I also added rudimentary functionality to the previously mentioned radio selection view, using the UserDefaults system I learned for this feature. Additionally, I prepared for the addition of new translation SQL tables for multiple languages by exploring how translations are queried in the background.
Week 10
During the tenth week, I did a lot of menial tasks like cleaning up the codebase so less unintended errors with the generation of localization files occur, as well as other smaller things that were included in bigger commits. I also reactivated the English keyboard, which had been deactivated because there was no language data for it.
I then started on a new feature, where a Scribe command (e.g. querying conjugations for a verb) gets executed automatically, when a user presses the command with a word highlighted in the text box. There were two different ways to implement this, which we debated in our dev sync the next week.
Week 11
In this week, I mostly waited on my mentor to finish setting up the database tables to use in the translation feature and the English keyboard.

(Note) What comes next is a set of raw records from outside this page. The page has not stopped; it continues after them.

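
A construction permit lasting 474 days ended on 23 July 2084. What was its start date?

April 6, 2083

Counting back 474 days from July 23, 2084.
Going back 23 days from July 23, 2084 reaches the end of the previous month; 474 − 23 = 451 left.
June 2084 has 30 days: 451 − 30 = 421 left.
May 2084 has 31 days: 421 − 31 = 390 left.
April 2084 has 30 days: 390 − 30 = 360 left.
March 2084 has 31 days: 360 − 31 = 329 left.
February 2084 has 29 days (2084 is a leap year): 329 − 29 = 300 left.
January 2084 has 31 days: 300 − 31 = 269 left.
December 2083 has 31 days: 269 − 31 = 238 left.
November 2083 has 30 days: 238 − 30 = 208 left.
October 2083 has 31 days: 208 − 31 = 177 left.
September 2083 has 30 days: 177 − 30 = 147 left.
August 2083 has 31 days: 147 − 31 = 116 left.
July 2083 has 31 days: 116 − 31 = 85 left.
June 2083 has 30 days: 85 − 30 = 55 left.
May 2083 has 31 days: 55 − 31 = 24 left.
April 2083 has 30 days; 30 − 24 = 6 → April 6, 2083.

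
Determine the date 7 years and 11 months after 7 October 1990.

September 7, 1998

Adding 7 years and 11 months from October 7, 1990.
+7 years → 1997; month 10 + 11 = 21, which is month 9 of year 1998 → September 1998.
Day 7 is valid in September, giving September 7, 1998.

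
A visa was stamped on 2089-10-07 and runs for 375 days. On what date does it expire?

Advancing 375 days from October 7, 2089.
October has 31 days, so 31 − 7 = 24 days remain after October 7, 2089; 375 − 24 = 351 left.
November 2089 has 30 days: 351 − 30 = 321 left.
December 2089 has 31 days: 321 − 31 = 290 left.
January 2090 has 31 days: 290 − 31 = 259 left.
February 2090 has 28 days (2090 is not a leap year): 259 − 28 = 231 left.
March 2090 has 31 days: 231 − 31 = 200 left.
April 2090 has 30 days: 200 − 30 = 170 left.
May 2090 has 31 days: 170 − 31 = 139 left.
June 2090 has 30 days: 139 − 30 = 109 left.
July 2090 has 31 days: 109 − 31 = 78 left.
August 2090 has 31 days: 78 − 31 = 47 left.
September 2090 has 30 days: 47 − 30 = 17 left.
17 days into October 2090 → October 17, 2090.

October 17, 2090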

The options we debated for the automatic execution of Scribe commands on a selected word were
Entering the word into the text field for the command
Directly showing the results, if the word had already been entered into the command
We decided quite unanimously on the second option, since it seemed more intuitive, and it seemed to make more sense.
Week 12
Most of my work in the second half was done in this week. First, I changed the behaviour of selecting a Scribe command when a word is highlighted to the agreed upon version. Secondly, I created the conjugation view for the English keyboard, using verb cases that we laid out together with my mentor.
I then refactored the i18n repository to account for the Android version of the app, which had recently gained localization function. During this refactor, I also edited the conversion scripts between our JSON localization files and the iOS localization files to use Python's json
package and changed the GitHub workflow mentioned in week 9 for a final time.
The workflow was supposed to execute the mentioned conversion scripts whenever the JSON files were edited, but the conditional was checked using its own workflow job. I changed it to instead use a GitHub action filter that checks if specific files were changed.
Week 13
In the final week, I mostly focused on compiling my work for the GSoC submission, but I also finished up the translation selection feature when the new translation tables were moved in from Scribe-Data. There is an issue as of writing this where only one SQL database can be open per keyboard, which means translations aren't carried out properly. This issue is out of the scope of GSoC however, so for the purposes of this review, the feature is essentially complete.
Conclusion
GSoC has been a lot of fun to work through, and I really appreciate the work all of my mentors did. I learned a lot about both my own limits and technologies like Swift and Python. As a result of the program, I feel a lot more confident in my own abilities and that I can handle working full-time.